Les chapitres consacrés au Commonwealth ont en revanche l'avantage d'adopter un point de vue qui permet de contempler une société entière dans son développement économique et politique. Dans cette ligne temporelle — cela nous est précisé en début du roman —, la France a envahi et défait l'Angleterre en 1760, créé un empire européen hégémonique et totalitaire, et étouffé la révolution industrielle. Mais la monarchie britannique s'est réfugiée dans ses colonies du Nouveau Monde, avant d'être renversée au début du xxie siècle pour laisser place à une République dictatoriale. C'est celle-ci que Miriam, instruite par sa bonne connaissance de notre monde, décide de lancer dans un développement technologique accéléré avec un programme qui commence par une politique volontariste d'éducation — sur ce point, évoqué par une série de flashbacks, Stross est nécessairement schématique plus que romanesque, mais on retrouve là le genre de vision scientifique de l'histoire et du développement économique qui avait pu séduire Krugman dans la série précédente. L'Amérique, démonarchisée mais contrôlée par de multiples services policiers, s'industrialise à marche forcée, se couvre de lignes de chemin de fer et d'usines, et prend un visage qui évoque une Union soviétique qui aurait bien tourné — il n'est pas innocent que Stross donne un coup de chapeau à Iain M. Banks en préambule du roman. (5)

Empire games propose une version résolument plus moderne, plus complexe, de la série paratemporelle de Stross. Le monde qui ressemble au nôtre (américain avant tout) a été traumatisé par l'attaque nucléaire de 2003, parfait parallèle du 11 septembre au point d'être désigné par sa date chiffrée : on dit 7/16 dans ce monde comme on dit 9/11 dans le nôtre. Et là aussi est né un tout-puissant Department of Homeland Security qui ne s'embarrasse pas outre mesure de légalité. Cette paranoïa est à la fois pesante et justifiée, ce qui diminue l'impact de la fresque.

Le fait de démarrer une histoire relativement nouvelle en conservant l'arrière-plan richement détaillé au cours de six romans permet de disposer d'un monde complexe et passionnant — et contraint l'auteur à fournir au lecteur une liste des personnages principaux et des rappels sur les diverses lignes temporelles impliquées dans l'action. Cela ne constitue pas une gêne majeure. Ce qui est plus ennuyeux est que le roman sent très fort le début de trilogie,(6) avec beaucoup de mise en place et de suggestion d'actions ultérieures, et finalement peu d'événements décisifs. Et surtout l'importance prise dans le récit par les détails de l'action clandestine — on est presque dans du roman d'espionnage, alors qu'on aperçoit au détour des courses-poursuites les vastes mouvements de l'Histoire. Stross a remonté d'un cran le niveau par rapport à la série des Princes Marchands, mais il reste sur un mode mineur au regard de ses meilleures œuvres.

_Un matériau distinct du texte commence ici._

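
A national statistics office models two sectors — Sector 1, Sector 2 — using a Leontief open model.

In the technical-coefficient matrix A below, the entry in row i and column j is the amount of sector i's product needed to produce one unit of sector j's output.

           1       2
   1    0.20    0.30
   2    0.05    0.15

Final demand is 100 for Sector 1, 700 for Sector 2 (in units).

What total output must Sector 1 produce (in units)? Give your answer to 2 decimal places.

I − A =
  [   0.80    -0.30]
  [  -0.05     0.85]
det(I−A) = (0.80)(0.85) − (-0.30)(-0.05) = 0.6650
adj(I−A) = [[0.85, 0.30], [0.05, 0.80]]
(I − A)⁻¹ = adj(I−A) / det(I−A) ≈
  [   1.2782     0.4511]
  [   0.0752     1.2030]
x = (I − A)⁻¹ d = adj(I−A)·d / det(I−A), with det(I−A) = 0.6650:
  x_1 = (0.85·100 + 0.30·700) / 0.6650 = 295.00 / 0.6650 ≈ 443.61
  x_2 = (0.05·100 + 0.80·700) / 0.6650 = 565.00 / 0.6650 ≈ 849.62

x_1 = 443.61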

Pascal J. Thomas → Keep Watching the Skies!, nº 82, mai 2018


  1. Une Affaire de famille, un Secret de famille, Famille et Cie & la Guerre des familles.
  2. Voir aussi ce qu'en dit Gérard Klein en tant qu'économiste dans sa préface à une Affaire de famille.
  3. Le nom, qu'on peut traduire par Bien commun, se réfère bien plus à la dénomination officielle de l'État dirigé par Oliver Cromwell au xviie siècle qu'à l'ensemble des anciennes dépendances de la Couronne britannique.
  4. “The author also wrote […] the book behind Blade runner.” précise Kurt (p. 136 de l'édition Tor UK), à l'attention des lecteurs qui n'auraient pas saisi l'allusion. À noter que dans la nouvelle traduction de 2012 du Maître du Haut Château, la Sauterelle pèse lourd est devenu le Poids de la sauterelle
  5. “For Iain M. Banks, who painted a picture of a better way”.
  6. Effectivement, Dark state est sorti en 2018, et on verra Invisible sun en 2020.